Il a empoché mon cervelas, il a hélé un policier et il l’a invité à nous accompagner sur le champ au commissariat avec la marchande.

Nous sommes montés dans une voiture et nous nous sommes rendus tous les quatre au commissariat où on nous a accueillis en vieilles connaissances. L’Allemand a reçu un diplôme d’honneur en tant que soutien enthousiaste des affaires publiques. Il était déjà un peu tard quand, après la condamnation de la marchande, nous nous sommes de nouveau retrouvés dans la rue.

- Je crois, ai-je dit d’une voix quelque peu affaiblie, il vaudrait mieux aller dormir à l’hôtel, moi, tout à fait franchement, j’ignore pourquoi, mais je me sens trop faible pour marcher jusqu’à la maison.

L’hôtel n’avait plus de chambres. On voulait déjà partir quand un garçon nous a tirés à part pour nous dire qu’il nous donnerait une chambre au tarif double. Je voulais sortir mon porte-monnaie, mais l’Allemand m’a retenu la main. Il a noté le nom de l’hôtelier et celui du garçon et il m’a invité à nous rendre au commissariat.
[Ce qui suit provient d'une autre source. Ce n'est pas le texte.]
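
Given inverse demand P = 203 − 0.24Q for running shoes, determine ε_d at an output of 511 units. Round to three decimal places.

At Q = 511, P = 203 − 0.24(511) = 80.36.
dP/dQ = −0.24, so dQ/dP = 1/(−0.24) = -4.167.
ε = (dQ/dP)(P/Q) = (-4.167)(80.36/511).

-0.655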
- Écoute, lui ai-je dit, je me sens un peu fatigué. Ne voudrais-tu pas y aller seul ? Je t’attendrai ici sous le porche.

Il m’a fait promettre de l’attendre et, m’assurant encore une fois qu’il ferait régner l’ordre ici, il est parti. Je me suis assis sur une marche devant la porte, j’ai pensé que ce qui nous manquait c’était bien cette force organisatrice, cet amour de l’ordre, cette énergie consciencieuse, si on les avait on ne pourrait pas nous traiter comme on le fait, je me suis imaginé avec délectation comment on allait condamner ce honteux hôtelier et son garçon, j’ai rendu un hommage admiratif à mon ami allemand, j’ai allongé les jambes, j’ai couché ma tête sur le seuil et je suis mort silencieusement d’inanition parce que j’avais un peu faim.